3 These days, I treasure misty images of days gone by. The green, tree shaded campus, musty classrooms, camaraderie with hearty young men just tasting life. Minds being opened to vistas of knowledge in art, music, literature, history and the wonders of science. Dormitory bull sessions, where we came to understand one another’s views on life and hopes for the future. Smiling girls from town, woman’s colleges and nursing schools, dances, parties, dates - and finally, a dark haired beauty, - my "Soul Mate"-The Girl!

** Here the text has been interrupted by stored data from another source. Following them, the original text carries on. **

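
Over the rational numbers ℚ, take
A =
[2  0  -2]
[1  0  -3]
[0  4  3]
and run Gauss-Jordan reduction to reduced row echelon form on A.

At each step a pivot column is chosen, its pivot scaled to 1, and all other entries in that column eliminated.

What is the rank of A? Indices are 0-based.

rank = 3

pivot(0,0)=2: scale R0 → (1, 0, -1)
  clear (1,0): R1 −= (1)R0 → (0, 0, -2)
pivot(1,1): swap R1↔R2
pivot(1,1)=4: scale R1 → (0, 1, 3/4)
pivot(2,2)=-2: scale R2 → (0, 0, 1)
  clear (0,2): R0 −= (-1)R2 → (1, 0, 0)
  clear (1,2): R1 −= (3/4)R2 → (0, 1, 0)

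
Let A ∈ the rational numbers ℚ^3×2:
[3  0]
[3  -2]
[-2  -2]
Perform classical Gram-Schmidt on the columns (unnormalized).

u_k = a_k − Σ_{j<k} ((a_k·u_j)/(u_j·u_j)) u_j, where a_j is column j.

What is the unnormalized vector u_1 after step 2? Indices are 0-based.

Step 1: u_0 = a_0 = (3, 3, -2).
Step 2: u_1 = a_1 − (-1/11)·u_0 = (3/11, -19/11, -24/11).

u_1 = (3/11, -19/11, -24/11)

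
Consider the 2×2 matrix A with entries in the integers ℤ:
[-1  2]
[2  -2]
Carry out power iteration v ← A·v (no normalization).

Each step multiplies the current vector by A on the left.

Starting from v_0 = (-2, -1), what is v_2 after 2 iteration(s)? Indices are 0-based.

v_0 = (-2, -1).
v_1 = A·v_0 = (0, -2).
v_2 = A·v_1 = (-4, 4).

v_2 = (-4, 4)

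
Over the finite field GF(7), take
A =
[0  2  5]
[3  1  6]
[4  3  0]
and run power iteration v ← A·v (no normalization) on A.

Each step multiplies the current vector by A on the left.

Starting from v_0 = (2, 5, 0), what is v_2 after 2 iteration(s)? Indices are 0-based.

v_0 = (2, 5, 0).
v_1 = A·v_0 = (3, 4, 2).
v_2 = A·v_1 = (4, 4, 3).

v_2 = (4, 4, 3)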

For this Wofford Terrier, Homecomings have been an odyssey of renewal and affirmation of roots. Old memories and strong feelings come flooding back. Faces from long ago appear with firm handshakes and warm welcomes. And this is good, for we share strong bonds from our young manhood in a sort of Camelot that was Wofford College in those days. My friends have done well; strong men who married well, raised sound families. They have made significant contributions to their communities and our nation. I am reminded of General MacArther's quote placed on the athletic building at West Point: “On the fields of friendly strife, are sown the seeds that on other fields, in other days, bring forth the fruits of victory.”

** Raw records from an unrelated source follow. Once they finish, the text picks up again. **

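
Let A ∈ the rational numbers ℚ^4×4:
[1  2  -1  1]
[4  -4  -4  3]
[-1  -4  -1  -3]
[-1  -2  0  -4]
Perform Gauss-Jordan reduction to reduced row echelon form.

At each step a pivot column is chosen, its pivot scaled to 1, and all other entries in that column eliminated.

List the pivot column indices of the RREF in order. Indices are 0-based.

pivot columns: 0, 1, 2, 3

pivot(0,0)=1: scale R0 → (1, 2, -1, 1)
  clear (1,0): R1 −= (4)R0 → (0, -12, 0, -1)
  clear (2,0): R2 −= (-1)R0 → (0, -2, -2, -2)
  clear (3,0): R3 −= (-1)R0 → (0, 0, -1, -3)
pivot(1,1)=-12: scale R1 → (0, 1, 0, 1/12)
  clear (0,1): R0 −= (2)R1 → (1, 0, -1, 5/6)
  clear (2,1): R2 −= (-2)R1 → (0, 0, -2, -11/6)
pivot(2,2)=-2: scale R2 → (0, 0, 1, 11/12)
  clear (0,2): R0 −= (-1)R2 → (1, 0, 0, 7/4)
  clear (3,2): R3 −= (-1)R2 → (0, 0, 0, -25/12)
pivot(3,3)=-25/12: scale R3 → (0, 0, 0, 1)
  clear (0,3): R0 −= (7/4)R3 → (1, 0, 0, 0)
  clear (1,3): R1 −= (1/12)R3 → (0, 1, 0, 0)
  clear (2,3): R2 −= (11/12)R3 → (0, 0, 1, 0)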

So, what does Wofford mean to me? It was only four years! Many other experiences have shaped my life! Even most of my knowledge has been gained elsewhere! But without Wofford, for better or worse, I would not be the man that I am. It was there that I found the destiny that shaped the course of my life. At Wofford I learned to pay the price of victory, not only on the football field but also in the classroom, in my personal, family, religious, and professional life. I gained confidence in myself, and came to treasure the excitement and joy of learning. Finally, it was in Spartanburg that I courted and married my eternal companion, and through her, investigated and found my religion. And there is a family legacy. Both of my sons were dedicated Football Players. This past season, five grandsons were found playing the game - and playing it well, I might brag...
Half a century has now passed since last we ran onto Snyder Field, the cool night air on our faces and the roar of the crowd in our ears - or since we answered the peal of the tower bell, to climb stairs of "Old Main" as "Young Gentlemen," partakers of "Ben I ficent" wisdom in class and chapel. Ethereal scenes now in the far reaches of our distant memory; another Time - another life... Yet, these values endure! Dedication to excellence, a love of learning, and a determination to live our lives honorably, to always be counted among those who will "Get the Job Done."
So, Go Terriers And when the going gets tough, and we need a few yards Run - "Ten on Two"
I was born and raised in Chicago. After High School this yankee headed south to attend Wofford College on a football scholarship. There I met a beautiful student nurse. We were married April 4, 1954. It's been a grand adventure ever since. We have 5 children, 18 grandchildren, and so far, 5 great grandchildren. I'm a retired educator, but I keep busy with many projects and activities.